Chicago Capone-Era Post Office to be Sold at Auction Today
Bloomberg reports: Chicago’s former Main Post Office Building, a landmark completed the year gangster Al Capone went to prison for tax evasion, will be sold at auction today with a starting price of $10 a square foot.
The suggested opening bid is $300,000 for the 14-story, 3 million-square-foot property, according to auctioneer Rick Levin & Associates Inc. Replacement would cost more than $300 million, the Chicago-based firm estimates. Office space in the city’s downtown peaked at $224 a square foot in 2007, data from research firm Real Capital Analytics show.
“It’s not often you see a building of this magnitude go up at public auction,” said Lisa DiChiera, director of advocacy at Landmarks Illinois, a preservation group in Chicago. “It’s one of the grandest, biggest, U.S. post offices ever built.”

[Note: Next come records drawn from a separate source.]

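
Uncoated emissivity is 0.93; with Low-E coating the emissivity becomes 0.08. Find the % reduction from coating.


Percentage reduction = (1 - coated/uncoated) * 100
  Ratio = 0.08 / 0.93 = 0.086
  Reduction = (1 - 0.086) * 100 = 91.4%

91.4%


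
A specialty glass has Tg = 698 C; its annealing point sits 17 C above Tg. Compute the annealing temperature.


The annealing temperature is Tg plus the offset:
  T_anneal = 698 + 17 = 715 C

715 C


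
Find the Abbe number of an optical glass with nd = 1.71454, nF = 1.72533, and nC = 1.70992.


Abbe number formula: Vd = (nd - 1) / (nF - nC)
  nd - 1 = 1.71454 - 1 = 0.71454
  nF - nC = 1.72533 - 1.70992 = 0.01541
  Vd = 0.71454 / 0.01541 = 46.37

46.37


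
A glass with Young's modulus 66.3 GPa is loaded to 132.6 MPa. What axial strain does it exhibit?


Rearrange E = sigma / epsilon:
  epsilon = sigma / E
  E (MPa) = 66.3 * 1000 = 66300
  epsilon = 132.6 / 66300 = 0.002

0.002


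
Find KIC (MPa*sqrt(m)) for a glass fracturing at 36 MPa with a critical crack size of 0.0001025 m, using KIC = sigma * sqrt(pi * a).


Fracture toughness: KIC = sigma * sqrt(pi * a)
  pi * a = pi * 0.0001025 = 0.000322013
  sqrt(pi * a) = 0.017945
  KIC = 36 * 0.017945 = 0.646 MPa*sqrt(m)

0.646 MPa*sqrt(m)


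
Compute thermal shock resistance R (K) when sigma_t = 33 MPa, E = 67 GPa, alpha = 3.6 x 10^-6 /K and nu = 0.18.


Thermal shock resistance: R = sigma * (1 - nu) / (E * alpha)
  Numerator = 33 * (1 - 0.18) = 27.06
  Denominator = 67 * 1000 * (3.6 x 10^-6) = 0.2412
  R = 27.06 / 0.2412 = 112.2 K

112.2 K


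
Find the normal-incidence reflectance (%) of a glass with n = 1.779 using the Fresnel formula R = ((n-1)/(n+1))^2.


Fresnel reflectance at normal incidence:
  R = ((n - 1)/(n + 1))^2
  (n - 1)/(n + 1) = (1.779 - 1)/(1.779 + 1) = 0.280317
  R = 0.280317^2 = 0.0785776
  R(%) = 0.0785776 * 100 = 7.858%

7.858%


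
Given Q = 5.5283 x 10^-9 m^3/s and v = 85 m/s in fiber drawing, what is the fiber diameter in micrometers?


Cross-sectional area from continuity:
  A = Q / v = 5.5283 x 10^-9 / 85 = 6.503882 x 10^-11 m^2
Diameter from circular cross-section:
  d = sqrt(4A / pi) * 10^6 (m -> um)
  d = sqrt(4 * 6.503882 x 10^-11 / pi) * 10^6 = 9.1 um

9.1 um


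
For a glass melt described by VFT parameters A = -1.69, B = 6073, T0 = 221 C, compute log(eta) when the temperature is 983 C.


VFT equation: log(eta) = A + B / (T - T0)
  T - T0 = 983 - 221 = 762
  B / (T - T0) = 6073 / 762 = 7.97
  log(eta) = -1.69 + 7.97 = 6.28

6.28


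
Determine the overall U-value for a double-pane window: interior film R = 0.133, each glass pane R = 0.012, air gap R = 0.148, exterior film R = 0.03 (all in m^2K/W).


Total thermal resistance (series):
  R_total = R_in + R_glass + R_air + R_glass + R_out
  R_total = 0.133 + 0.012 + 0.148 + 0.012 + 0.03 = 0.335 m^2K/W
U-value = 1 / R_total = 1 / 0.335 = 2.985 W/m^2K

2.985 W/m^2K


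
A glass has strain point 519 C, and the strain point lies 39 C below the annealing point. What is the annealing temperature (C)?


T_anneal = T_strain + gap:
  T_anneal = 519 + 39 = 558 C

558 C


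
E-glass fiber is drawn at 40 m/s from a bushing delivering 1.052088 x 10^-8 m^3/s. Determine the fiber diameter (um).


Cross-sectional area from continuity:
  A = Q / v = 1.052088 x 10^-8 / 40 = 2.63022 x 10^-10 m^2
Diameter from circular cross-section:
  d = sqrt(4A / pi) * 10^6 (m -> um)
  d = sqrt(4 * 2.63022 x 10^-10 / pi) * 10^6 = 18.3 um

18.3 um


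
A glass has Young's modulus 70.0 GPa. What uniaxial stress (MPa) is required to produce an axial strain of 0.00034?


Rearrange E = sigma / epsilon:
  sigma = E * epsilon
  E (MPa) = 70.0 * 1000 = 70000
  sigma = 70000 * 0.00034 = 23.8 MPa

23.8 MPa


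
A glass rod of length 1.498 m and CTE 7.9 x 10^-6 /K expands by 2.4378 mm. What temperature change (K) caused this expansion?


Rearrange dL = alpha * L0 * dT for dT:
  dT = dL / (alpha * L0)
  dL (m) = 2.4378 / 1000 = 0.0024378
  dT = 0.0024378 / ((7.9 x 10^-6) * 1.498) = 206.0 K

206.0 K


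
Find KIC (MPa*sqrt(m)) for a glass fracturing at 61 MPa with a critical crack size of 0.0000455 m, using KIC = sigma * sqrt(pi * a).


Fracture toughness: KIC = sigma * sqrt(pi * a)
  pi * a = pi * 0.0000455 = 0.000142942
  sqrt(pi * a) = 0.011956
  KIC = 61 * 0.011956 = 0.729 MPa*sqrt(m)

0.729 MPa*sqrt(m)


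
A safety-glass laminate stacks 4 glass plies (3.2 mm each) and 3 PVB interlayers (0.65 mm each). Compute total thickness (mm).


Total thickness = glass contribution + PVB contribution
  Glass: 4 * 3.2 = 12.8 mm
  PVB: 3 * 0.65 = 1.95 mm
  Total = 12.8 + 1.95 = 14.75 mm

14.75 mm


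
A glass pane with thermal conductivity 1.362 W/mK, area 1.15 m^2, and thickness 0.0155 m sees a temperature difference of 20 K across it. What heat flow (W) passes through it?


Fourier's law: Q = k * A * dT / t
  Q = 1.362 * 1.15 * 20 / 0.0155
  Q = 31.326 / 0.0155 = 2021 W

2021 W


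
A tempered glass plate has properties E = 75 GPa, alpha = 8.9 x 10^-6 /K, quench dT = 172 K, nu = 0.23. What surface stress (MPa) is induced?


Tempering stress: sigma = E * alpha * dT / (1 - nu)
  E (MPa) = 75 * 1000 = 75000
  Numerator = 75000 * (8.9 x 10^-6) * 172 = 114.81
  Denominator = 1 - 0.23 = 0.77
  sigma = 114.81 / 0.77 = 149.1 MPa

149.1 MPa


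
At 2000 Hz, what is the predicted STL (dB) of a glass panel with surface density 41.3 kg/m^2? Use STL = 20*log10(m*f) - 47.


Mass law: STL = 20 * log10(m * f) - 47
  m * f = 41.3 * 2000 = 82600
  log10(82600) = 4.91698
  STL = 20 * 4.91698 - 47 = 98.3396 - 47 = 51.3 dB

51.3 dB


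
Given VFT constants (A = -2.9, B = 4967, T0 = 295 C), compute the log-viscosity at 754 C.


VFT equation: log(eta) = A + B / (T - T0)
  T - T0 = 754 - 295 = 459
  B / (T - T0) = 4967 / 459 = 10.821
  log(eta) = -2.9 + 10.821 = 7.921

7.921


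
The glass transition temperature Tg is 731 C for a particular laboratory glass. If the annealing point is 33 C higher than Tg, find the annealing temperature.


The annealing temperature is Tg plus the offset:
  T_anneal = 731 + 33 = 764 C

764 C


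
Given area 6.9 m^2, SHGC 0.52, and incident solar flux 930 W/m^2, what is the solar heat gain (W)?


Solar heat gain: Q = Area * SHGC * Irradiance
  Q = 6.9 * 0.52 * 930 = 3336.8 W

3336.8 W


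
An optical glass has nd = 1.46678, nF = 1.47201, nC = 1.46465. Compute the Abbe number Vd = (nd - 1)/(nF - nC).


Abbe number formula: Vd = (nd - 1) / (nF - nC)
  nd - 1 = 1.46678 - 1 = 0.46678
  nF - nC = 1.47201 - 1.46465 = 0.00736
  Vd = 0.46678 / 0.00736 = 63.42

63.42


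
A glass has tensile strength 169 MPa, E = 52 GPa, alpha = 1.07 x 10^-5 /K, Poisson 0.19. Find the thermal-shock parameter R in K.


Thermal shock resistance: R = sigma * (1 - nu) / (E * alpha)
  Numerator = 169 * (1 - 0.19) = 136.89
  Denominator = 52 * 1000 * (1.07 x 10^-5) = 0.5564
  R = 136.89 / 0.5564 = 246.0 K

246.0 K


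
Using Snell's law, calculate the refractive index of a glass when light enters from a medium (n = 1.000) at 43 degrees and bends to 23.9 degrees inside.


Apply Snell's law: n1 * sin(theta1) = n2 * sin(theta2)
  n2 = n1 * sin(theta1) / sin(theta2)
  sin(43) = 0.681998
  sin(23.9) = 0.405142
  n2 = 1.000 * 0.681998 / 0.405142 = 1.6834

1.6834


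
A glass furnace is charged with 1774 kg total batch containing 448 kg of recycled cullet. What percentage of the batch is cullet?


Cullet ratio = (cullet mass / total batch mass) * 100
  Ratio = 448 / 1774 * 100 = 25.25%

25.25%


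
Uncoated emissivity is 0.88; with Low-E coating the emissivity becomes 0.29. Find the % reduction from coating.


Percentage reduction = (1 - coated/uncoated) * 100
  Ratio = 0.29 / 0.88 = 0.3295
  Reduction = (1 - 0.3295) * 100 = 67.0%

67.0%


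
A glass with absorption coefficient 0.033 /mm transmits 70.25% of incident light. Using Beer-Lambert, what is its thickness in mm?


Rearrange T = exp(-alpha * thickness):
  thickness = -ln(T) / alpha
  T = 70.25/100 = 0.7025
  ln(T) = -0.35311
  -ln(T) = 0.35311
  thickness = 0.35311 / 0.033 = 10.7 mm

10.7 mm


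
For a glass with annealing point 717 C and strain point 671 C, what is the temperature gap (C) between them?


Gap = T_anneal - T_strain:
  gap = 717 - 671 = 46 C

46 C


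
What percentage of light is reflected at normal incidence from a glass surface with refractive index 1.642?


Fresnel reflectance at normal incidence:
  R = ((n - 1)/(n + 1))^2
  (n - 1)/(n + 1) = (1.642 - 1)/(1.642 + 1) = 0.242998
  R = 0.242998^2 = 0.059048
  R(%) = 0.059048 * 100 = 5.905%

5.905%


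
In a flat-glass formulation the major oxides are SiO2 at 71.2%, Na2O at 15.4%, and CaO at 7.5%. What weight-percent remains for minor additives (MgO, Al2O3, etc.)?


Sum the three major oxides:
  SiO2 + Na2O + CaO = 71.2 + 15.4 + 7.5 = 94.1%
Subtract from 100%:
  Others = 100 - 94.1 = 5.9%

5.9%


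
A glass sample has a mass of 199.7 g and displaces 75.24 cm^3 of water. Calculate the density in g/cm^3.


Use the definition of density:
  rho = mass / volume
  rho = 199.7 / 75.24 = 2.654 g/cm^3

2.654 g/cm^3


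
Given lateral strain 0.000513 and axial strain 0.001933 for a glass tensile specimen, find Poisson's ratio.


Poisson's ratio: nu = lateral strain / axial strain
  nu = 0.000513 / 0.001933 = 0.2654

0.2654


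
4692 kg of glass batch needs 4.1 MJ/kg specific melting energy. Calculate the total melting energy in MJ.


Total energy = mass * specific energy
  E = 4692 * 4.1 = 19237.2 MJ

19237.2 MJ


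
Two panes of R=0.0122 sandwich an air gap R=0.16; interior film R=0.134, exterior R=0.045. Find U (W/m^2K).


Total thermal resistance (series):
  R_total = R_in + R_glass + R_air + R_glass + R_out
  R_total = 0.134 + 0.0122 + 0.16 + 0.0122 + 0.045 = 0.3634 m^2K/W
U-value = 1 / R_total = 1 / 0.3634 = 2.752 W/m^2K

2.752 W/m^2K


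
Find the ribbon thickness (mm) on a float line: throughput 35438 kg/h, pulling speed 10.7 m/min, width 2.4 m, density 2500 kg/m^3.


Ribbon cross-section from mass balance:
  Volume rate = throughput / density = 35438 / 2500 = 14.1752 m^3/h
  thickness = volume rate / (speed * 60 * width), i.e.
  thickness = throughput / (60 * speed * width * density) * 1000
  thickness = 35438 / (60 * 10.7 * 2.4 * 2500) * 1000 = 9.2 mm

9.2 mm


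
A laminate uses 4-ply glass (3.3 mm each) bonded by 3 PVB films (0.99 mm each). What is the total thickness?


Total thickness = glass contribution + PVB contribution
  Glass: 4 * 3.3 = 13.2 mm
  PVB: 3 * 0.99 = 2.97 mm
  Total = 13.2 + 2.97 = 16.17 mm

16.17 mm


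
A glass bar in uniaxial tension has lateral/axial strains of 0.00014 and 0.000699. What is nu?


Poisson's ratio: nu = lateral strain / axial strain
  nu = 0.00014 / 0.000699 = 0.2003

0.2003


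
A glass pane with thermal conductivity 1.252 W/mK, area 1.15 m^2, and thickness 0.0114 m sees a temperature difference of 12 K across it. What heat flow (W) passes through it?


Fourier's law: Q = k * A * dT / t
  Q = 1.252 * 1.15 * 12 / 0.0114
  Q = 17.2776 / 0.0114 = 1515.6 W

1515.6 W


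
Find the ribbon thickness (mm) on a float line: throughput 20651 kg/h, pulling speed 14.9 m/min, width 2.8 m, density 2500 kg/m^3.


Ribbon cross-section from mass balance:
  Volume rate = throughput / density = 20651 / 2500 = 8.2604 m^3/h
  thickness = volume rate / (speed * 60 * width), i.e.
  thickness = throughput / (60 * speed * width * density) * 1000
  thickness = 20651 / (60 * 14.9 * 2.8 * 2500) * 1000 = 3.3 mm

3.3 mm


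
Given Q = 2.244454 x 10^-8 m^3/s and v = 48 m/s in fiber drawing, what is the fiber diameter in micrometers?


Cross-sectional area from continuity:
  A = Q / v = 2.244454 x 10^-8 / 48 = 4.675946 x 10^-10 m^2
Diameter from circular cross-section:
  d = sqrt(4A / pi) * 10^6 (m -> um)
  d = sqrt(4 * 4.675946 x 10^-10 / pi) * 10^6 = 24.4 um

24.4 um


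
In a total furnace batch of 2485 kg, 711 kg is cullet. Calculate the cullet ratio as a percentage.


Cullet ratio = (cullet mass / total batch mass) * 100
  Ratio = 711 / 2485 * 100 = 28.61%

28.61%


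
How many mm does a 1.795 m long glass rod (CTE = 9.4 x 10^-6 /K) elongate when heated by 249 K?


Thermal expansion formula: dL = alpha * L0 * dT
  dL = (9.4 x 10^-6) * 1.795 * 249 = 0.00420138 m
Convert to mm: 0.00420138 * 1000 = 4.2014 mm

4.2014 mm


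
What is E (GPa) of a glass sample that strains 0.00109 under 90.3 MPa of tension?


Young's modulus: E = stress / strain
  E = 90.3 MPa / 0.00109 = 82844.04 MPa
Convert to GPa: 82844.04 / 1000 = 82.84 GPa

82.84 GPa


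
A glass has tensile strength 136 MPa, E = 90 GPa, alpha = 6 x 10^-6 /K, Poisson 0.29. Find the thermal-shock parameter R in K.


Thermal shock resistance: R = sigma * (1 - nu) / (E * alpha)
  Numerator = 136 * (1 - 0.29) = 96.56
  Denominator = 90 * 1000 * (6 x 10^-6) = 0.54
  R = 96.56 / 0.54 = 178.8 K

178.8 K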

The U.S. Postal Service, which reported a net loss of $2.4 billion in the third quarter, is selling property to cut expenses as electronic communication usurps old-fashioned letters and packages. It costs about $2 million a year to keep the Chicago property, according to a report by Congress’s General Accountability Office.
U.S. commercial real estate prices have fallen by a third since the market peak in 2007, in part because it’s harder for investors to get credit. Loan originations for offices, shops, hotels, apartments and health-care facilities plunged 70 percent in the first quarter from a year earlier, according to the Washington-based Mortgage Bankers Association.
Commercial real estate values in the U.S. fell 27 percent in the year through June, according to the Moody’s/REAL Commercial Property Price Indices.
Chicago area sales plunged 86 percent in the first half compared with a year ago to $682 million, according to New York- based Real Capital Analytics.